BULAWAYO , Jun 9 2011 (IPS) - Every month Cynthia Dube and the nine other women from her co-operative make sure they sell enough clothes and appliances to put 100 dollars each in a joint savings. When they have enough money, they will buy each member a plot of land. And eventually they will help each other build their own homes.

Zimbabwe is a country where the unstable economy makes it almost impossible for a working person to own a home. Industry experts say the housing market survives on money from Zimbabweans living and working abroad, so these women have an opportunity of a lifetime.

This group of female cross-border traders has formed a savings co-operative where they first buy each other plots of land and will eventually build each others houses. And they do not have to live and work abroad to do it.

“We decided to pool our earnings toward buying housing stands first, then after that we assist each other build homes of our choice,” Dube, the brains behind the project, said.

Dube’s co-operative is made of 10 women cross-border traders who have risen to become Bulawayo’s middle class. The women earn a living buying clothes and household electrical goods in South Africa and Botswana for resale in Bulawayo. Through their enterprise many of the women can afford the trappings previously associated with formal gainful employment: vehicles and good schools for their children.

“It has always been difficult for ordinary people to own a house, but we thought that with the kind of money we are able to make on a good month, it would be wise to invest it in something permanent and we decided on housing stands and houses,” Dube said.


The 10 members each contribute 100 dollars a month, and this goes towards purchasing a stand situated at a residential area of the beneficiary’s choice.

Prices of housing stands in Bulawayo vary from anything between 1,000 dollars in the high-density areas to 5,000 dollars in low-density areas. Dube said building a house in the high-density areas can cost up to 5,000 dollars – depending on the size and kind of house.

“If a member seeks to build a house where the stands are more than the co-operative’s contribution, they meet the difference themselves, but when the cycle of buying the stands is complete, we channel the funds towards the building of the house itself.”

It’s a swell arrangement envied by many here in an economy where salaries of professionals such as teachers and nurses remain stagnant. The 100 dollar monthly contribution from the women is about half of a civil servant’s salary.

“It has made some of us work harder,” says Sithandazile Nxumalo, a member of the co-operative.

“We are in a business where not all months offer the same returns so one has to work double hard to make sure you do not default on contributions,” she said.

Housing co-operatives have a historic presence in Bulawayo but have virtually been impossible to sustain and keep active because of poor incomes. Yet with the upsurge of the informal sector, which has become the country’s biggest employer, co-operatives are slowly re-emerging.

Thomson Mhashu, a property analyst and estate agent says the pooling of financial resources by individuals provides hope for prospective homeowners.

“We have seen over the years housing co-operatives formed by people who have no constant source of income folding amid acrimonious infighting. But I think what will sustain these women is the fact that they realised they have a constant source of money,” he said.

“This will work as long as there is transparency with the finances,” Mhashu added.

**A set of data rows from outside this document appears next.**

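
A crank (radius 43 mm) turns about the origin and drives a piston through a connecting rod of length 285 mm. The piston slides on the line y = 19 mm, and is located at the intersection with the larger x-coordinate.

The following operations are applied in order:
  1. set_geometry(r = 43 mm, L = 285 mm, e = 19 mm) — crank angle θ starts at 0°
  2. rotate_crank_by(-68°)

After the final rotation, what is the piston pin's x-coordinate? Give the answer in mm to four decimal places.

294.9619

set_geometry: r = 43 mm, L = 285 mm, e = 19 mm; θ ← 0°
rotate_crank_by(-68°): θ ← 0° -68° = -68°
crank pin P = (r cos θ, r sin θ) = (16.108084, -39.868906)
h = r sin θ − e = -39.868906 − 19 = -58.868906
x = r cos θ + √(L² − h²) = 16.108084 + √(81225.0 − 3465.5481) = 16.108084 + 278.853818 = 294.961902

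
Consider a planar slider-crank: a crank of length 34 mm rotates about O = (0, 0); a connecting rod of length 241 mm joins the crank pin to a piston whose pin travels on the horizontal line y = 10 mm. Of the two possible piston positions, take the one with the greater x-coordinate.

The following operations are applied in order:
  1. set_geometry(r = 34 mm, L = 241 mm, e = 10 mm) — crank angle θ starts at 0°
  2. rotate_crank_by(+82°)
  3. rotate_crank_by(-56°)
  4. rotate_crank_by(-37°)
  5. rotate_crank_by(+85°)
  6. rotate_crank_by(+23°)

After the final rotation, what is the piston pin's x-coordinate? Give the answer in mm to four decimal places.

235.6837

set_geometry: r = 34 mm, L = 241 mm, e = 10 mm; θ ← 0°
rotate_crank_by(+82°): θ ← 0° +82° = 82°
rotate_crank_by(-56°): θ ← 82° -56° = 26°
rotate_crank_by(-37°): θ ← 26° -37° = -11°
rotate_crank_by(+85°): θ ← -11° +85° = 74°
rotate_crank_by(+23°): θ ← 74° +23° = 97°
crank pin P = (r cos θ, r sin θ) = (-4.143558, 33.746569)
h = r sin θ − e = 33.746569 − 10 = 23.746569
x = r cos θ + √(L² − h²) = -4.143558 + √(58081.0 − 563.8995) = -4.143558 + 239.827230 = 235.683673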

Like many here who distrust banking institutions with their money, this co-operative has no desire to deposit their earnings in a bank.

“We have discussed it before (opening a bank account), but all members did not see any reason for as they themselves do not keep their money in the bank for various reasons,” Dube said.

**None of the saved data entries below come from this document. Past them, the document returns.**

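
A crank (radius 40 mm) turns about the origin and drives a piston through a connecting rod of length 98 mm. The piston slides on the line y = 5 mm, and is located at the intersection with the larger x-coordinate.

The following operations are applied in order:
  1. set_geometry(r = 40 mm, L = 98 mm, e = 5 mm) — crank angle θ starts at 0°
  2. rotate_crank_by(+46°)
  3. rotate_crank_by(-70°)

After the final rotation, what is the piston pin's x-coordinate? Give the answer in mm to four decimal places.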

Dube said one member keeps the cash in a safe, while another keeps the keys to the safe.

“Of course we are all worried about money being misused. But we think this arrangement works because two (members) would have to collude to access the money,” Dube said.

Just recently, finance minister Tendai Biti took local banks to task accusing them of “squandering depositors’ money,” and this has not helped well-intentioned initiatives like this housing co-operative, which would otherwise benefit from earning interest on their savings.

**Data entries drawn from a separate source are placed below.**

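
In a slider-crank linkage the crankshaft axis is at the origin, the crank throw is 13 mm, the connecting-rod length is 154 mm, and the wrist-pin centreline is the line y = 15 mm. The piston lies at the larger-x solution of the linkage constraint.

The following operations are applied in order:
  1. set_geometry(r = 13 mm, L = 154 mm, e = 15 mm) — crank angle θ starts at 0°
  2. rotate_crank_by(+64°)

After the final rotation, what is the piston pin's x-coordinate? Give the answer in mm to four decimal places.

159.6631

set_geometry: r = 13 mm, L = 154 mm, e = 15 mm; θ ← 0°
rotate_crank_by(+64°): θ ← 0° +64° = 64°
crank pin P = (r cos θ, r sin θ) = (5.698825, 11.684323)
h = r sin θ − e = 11.684323 − 15 = -3.315677
x = r cos θ + √(L² − h²) = 5.698825 + √(23716.0 − 10.9937) = 5.698825 + 153.964302 = 159.663127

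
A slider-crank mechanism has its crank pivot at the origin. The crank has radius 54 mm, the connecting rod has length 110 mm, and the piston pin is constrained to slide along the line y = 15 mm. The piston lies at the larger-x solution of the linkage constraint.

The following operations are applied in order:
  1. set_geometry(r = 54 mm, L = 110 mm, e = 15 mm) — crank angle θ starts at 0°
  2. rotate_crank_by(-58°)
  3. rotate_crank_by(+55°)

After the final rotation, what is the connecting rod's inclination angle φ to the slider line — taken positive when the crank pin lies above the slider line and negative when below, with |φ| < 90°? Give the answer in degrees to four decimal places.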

“It is already a known fact that banks will not give us housing loans so why put your money there?” Dube asks.

Mhashu said the resourcefulness that has emerged from the country’s economic hardships strikes him.

“If some can pool their money together to build their own homes, surely it must be reason enough for other financiers to come in and assist,” Mhashu said. “It is sad that we have become a country where only people working outside Zimbabwe can afford houses.”

As the country embarks on a massive indigenisation drive, there are concerns that women such as Dube, with the skills and determination to improve their lot in life, will be left behind despite their capabilities.

Early this year, Indigenous Business Women Organisation (IBWO) president Jane Mutasa lamented that women were still without access to financial resources as the country embarked on indigenisation. She told state media that the indigenisation regulations, which are aimed at benefiting previously disadvantaged Zimbabweans, are framed in a manner that does not support the participation of women in the mainstream economy.

But the modest success of women like Dube and her co-operative partners continue to contribute to the local economy through sheer hard work.

“We have heard about other co-operatives that buy each other these ex-Japan vehicles (which have become ubiquitous in the city of Bulawayo), but I think for me and my colleagues, the ultimate achievement is to own houses,” Dube said.